We Have Bigger Problems to Solve
Argument #9 of 13
The Argument
Look at the world right now. There are active genocides happening. Wars displacing millions of people. Children dying of preventable diseases. Extreme poverty affecting billions. Human trafficking. Climate change threatening civilization. Mass homelessness in wealthy countries. Mental health crises. Drug epidemics. And vegans want us to spend our limited moral energy worrying about whether it's okay to eat a chicken?
We have finite time, money, attention, and emotional capacity for moral causes. Every hour spent advocating for veganism is an hour not spent fighting human suffering. Every dollar donated to animal sanctuaries is a dollar not going to feed starving children or provide clean water to villages. Every bit of political capital used to push for animal welfare legislation is capital that could have been used to address actual human crises.
It's not that animal suffering doesn't matter at all—it's that we need to practice moral triage. When a hospital has limited resources, doctors don't treat the patient with a broken finger before treating the patient bleeding out from a gunshot wound. Similarly, when humanity has limited capacity to address ethical problems, we should focus on the most urgent and severe issues first. Animal agriculture doesn't even make the top 20 list of problems we should be prioritizing.
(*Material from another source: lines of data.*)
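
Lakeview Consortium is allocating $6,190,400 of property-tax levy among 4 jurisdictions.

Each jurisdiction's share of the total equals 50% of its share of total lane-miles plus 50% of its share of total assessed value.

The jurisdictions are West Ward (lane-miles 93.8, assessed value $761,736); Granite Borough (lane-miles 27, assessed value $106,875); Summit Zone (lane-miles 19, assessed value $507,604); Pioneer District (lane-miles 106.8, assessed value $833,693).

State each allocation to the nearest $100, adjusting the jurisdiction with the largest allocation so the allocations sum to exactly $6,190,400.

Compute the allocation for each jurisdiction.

West Ward: $2,244,200 | Granite Borough: $488,600 | Summit Zone: $949,400 | Pioneer District: $2,508,200

Lane-miles total 246.6; assessed value total 2,209,908.
Combined weights (50% lane-miles + 50% assessed value): West Ward 0.3625; Granite Borough 0.0789; Summit Zone 0.1534; Pioneer District 0.4052.
Unrounded shares: West Ward 2,244,219.16; Granite Borough 488,579.77; Summit Zone 949,429.33; Pioneer District 2,508,171.74.
At nearest $100: West Ward $2,244,200; Granite Borough $488,600; Summit Zone $949,400; Pioneer District $2,508,200. Sum = $6,190,400.
Sum already equals the total — no adjustment.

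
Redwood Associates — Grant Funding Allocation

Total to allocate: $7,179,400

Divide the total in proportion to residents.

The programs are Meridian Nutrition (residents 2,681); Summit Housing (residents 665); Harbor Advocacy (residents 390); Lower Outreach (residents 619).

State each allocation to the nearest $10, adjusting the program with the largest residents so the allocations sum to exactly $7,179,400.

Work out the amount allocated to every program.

Meridian Nutrition: $4,419,740 · Summit Housing: $1,096,280 · Harbor Advocacy: $642,930 · Lower Outreach: $1,020,450

Sum of residents: 2,681 + 665 + 390 + 619 = 4,355.
Raw shares: Meridian Nutrition 4,419,740.85; Summit Housing 1,096,280.37; Harbor Advocacy 642,931.34; Lower Outreach 1,020,447.44.
At nearest $10: Meridian Nutrition $4,419,740; Summit Housing $1,096,280; Harbor Advocacy $642,930; Lower Outreach $1,020,450. Sum = $7,179,400.
Rounded total matches; no reconciliation needed.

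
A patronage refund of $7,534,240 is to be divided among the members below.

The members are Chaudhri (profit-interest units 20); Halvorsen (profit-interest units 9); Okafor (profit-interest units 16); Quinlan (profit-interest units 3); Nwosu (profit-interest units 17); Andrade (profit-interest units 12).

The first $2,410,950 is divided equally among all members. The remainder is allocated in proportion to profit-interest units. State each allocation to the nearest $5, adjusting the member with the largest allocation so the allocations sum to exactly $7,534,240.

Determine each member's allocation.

Chaudhri: $1,732,550; Halvorsen: $1,000,650; Okafor: $1,466,405; Quinlan: $601,435; Nwosu: $1,532,940; Andrade: $1,200,260

$2,410,950 shared equally gives $401,825 per member.
Remainder $5,123,290 by profit-interest units (total 77): Chaudhri 1,330,724.68 → $1,330,725; Halvorsen 598,826.10 → $598,825; Okafor 1,064,579.74 → $1,064,580; Quinlan 199,608.70 → $199,610; Nwosu 1,131,115.97 → $1,131,115; Andrade 798,434.81 → $798,435.
Totals: Chaudhri $401,825 + $1,330,725 = $1,732,550; Halvorsen $401,825 + $598,825 = $1,000,650; Okafor $401,825 + $1,064,580 = $1,466,405; Quinlan $401,825 + $199,610 = $601,435; Nwosu $401,825 + $1,131,115 = $1,532,940; Andrade $401,825 + $798,435 = $1,200,260.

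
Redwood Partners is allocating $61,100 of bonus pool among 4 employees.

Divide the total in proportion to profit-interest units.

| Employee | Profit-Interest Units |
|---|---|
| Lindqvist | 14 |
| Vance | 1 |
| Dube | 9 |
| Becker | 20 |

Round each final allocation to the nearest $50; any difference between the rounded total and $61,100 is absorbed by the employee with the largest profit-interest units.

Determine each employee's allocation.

Sum of profit-interest units: 14 + 1 + 9 + 20 = 44.
Proportional shares: Lindqvist 19,440.91; Vance 1,388.64; Dube 12,497.73; Becker 27,772.73.
After rounding ($50): Lindqvist $19,450; Vance $1,400; Dube $12,500; Becker $27,750. Sum = $61,100.
Sum already equals the total — no adjustment.

Lindqvist: $19,450 · Vance: $1,400 · Dube: $12,500 · Becker: $27,750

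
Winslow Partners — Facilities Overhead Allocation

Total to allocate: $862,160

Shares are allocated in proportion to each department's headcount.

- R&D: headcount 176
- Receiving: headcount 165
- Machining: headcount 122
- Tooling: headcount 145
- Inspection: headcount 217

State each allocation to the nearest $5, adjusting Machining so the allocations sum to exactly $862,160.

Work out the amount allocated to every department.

R&D: $183,925 | Receiving: $172,430 | Machining: $127,500 | Tooling: $151,530 | Inspection: $226,775

Total headcount = 825.
Proportional shares: R&D 176/825 × $862,160 = 183,927.47; Receiving 165/825 × $862,160 = 172,432.00; Machining 122/825 × $862,160 = 127,495.18; Tooling 145/825 × $862,160 = 151,531.15; Inspection 217/825 × $862,160 = 226,774.21.
At nearest $5: R&D $183,925; Receiving $172,430; Machining $127,495; Tooling $151,530; Inspection $226,775. Sum = $862,155.
Difference $862,160 − $862,155 = +$5 applied to Machining: Machining becomes $127,500.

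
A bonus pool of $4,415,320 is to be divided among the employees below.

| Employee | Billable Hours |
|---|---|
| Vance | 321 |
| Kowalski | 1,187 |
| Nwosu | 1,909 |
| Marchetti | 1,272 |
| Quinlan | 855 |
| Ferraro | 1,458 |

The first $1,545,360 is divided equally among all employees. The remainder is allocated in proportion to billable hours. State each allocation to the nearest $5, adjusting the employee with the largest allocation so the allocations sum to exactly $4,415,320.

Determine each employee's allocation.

$1,545,360 shared equally gives $257,560 per employee.
Remainder $2,869,960 by billable hours (total 7,002): Vance 131,570.57 → $131,570; Kowalski 486,524.21 → $486,525; Nwosu 782,455.53 → $782,455; Marchetti 521,363.77 → $521,365; Quinlan 350,444.99 → $350,445; Ferraro 597,600.93 → $597,600.
Totals: Vance $257,560 + $131,570 = $389,130; Kowalski $257,560 + $486,525 = $744,085; Nwosu $257,560 + $782,455 = $1,040,015; Marchetti $257,560 + $521,365 = $778,925; Quinlan $257,560 + $350,445 = $608,005; Ferraro $257,560 + $597,600 = $855,160.

Vance: $389,130 | Kowalski: $744,085 | Nwosu: $1,040,015 | Marchetti: $778,925 | Quinlan: $608,005 | Ferraro: $855,160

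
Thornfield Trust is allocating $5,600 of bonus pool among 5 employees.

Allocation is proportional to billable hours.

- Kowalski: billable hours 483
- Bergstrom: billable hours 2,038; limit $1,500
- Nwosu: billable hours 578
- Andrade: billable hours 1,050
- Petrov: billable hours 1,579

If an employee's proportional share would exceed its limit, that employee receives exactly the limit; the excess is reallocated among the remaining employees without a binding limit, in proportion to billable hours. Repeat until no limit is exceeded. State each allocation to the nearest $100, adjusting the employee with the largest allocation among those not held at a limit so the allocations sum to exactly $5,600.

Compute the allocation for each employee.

Kowalski: $500 | Bergstrom: $1,500 | Nwosu: $600 | Andrade: $1,200 | Petrov: $1,800

Sum of billable hours: 5,728.
Pro-rata shares before constraints: Kowalski 472.21; Bergstrom 1,992.46; Nwosu 565.08; Andrade 1,026.54; Petrov 1,543.72.
Held at cap: Bergstrom ($1,500); residual $4,100 reallocated over remaining billable hours 3,690.
Shares after redistribution: Kowalski 536.67 → $500; Nwosu 642.22 → $600; Andrade 1,166.67 → $1,200; Petrov 1,754.44 → $1,800.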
The luxury of caring about animal welfare is itself evidence of privilege. People who are worried about where their next meal is coming from aren't concerned about the ethics of that meal. The fact that vegans have the time and energy to think about this issue proves they've already solved their more pressing problems. Maybe once we've eliminated war, poverty, and human suffering, we can circle back to worrying about chickens. But not before.
The Response
Let's first clarify what this argument is actually claiming. Is it saying:
"There are worse things happening in the world right now. Therefore, we are relieved of having to ethically justify other actions that we take, especially if they are less significant."
If that's the claim, then we should be able to apply it consistently. By this logic:
- "There's a genocide happening, so I don't need to justify shoplifting."
- "Children are starving, so I don't need to justify littering."
- "There are wars happening, so I don't need to justify cheating on my partner."
Obviously, this doesn't work. The existence of greater evils doesn't ethically permit lesser evils. We don't get a free pass to do harmful things just because worse things are happening elsewhere.
The argument also assumes we can only care about one thing at a time. But humans are capable of addressing multiple ethical concerns simultaneously. I can oppose genocide and choose not to eat animals. These aren't mutually exclusive. In fact, for most people, being vegan requires virtually no additional time or effort once the habit is formed—you're eating anyway, you're just choosing different foods.
If the argument is that animal suffering should be lower on our priority list, fine—let's have that conversation. But "there are bigger problems" isn't an argument against veganism. It's an excuse to avoid thinking about the ethical implications of a choice we're already making three times a day.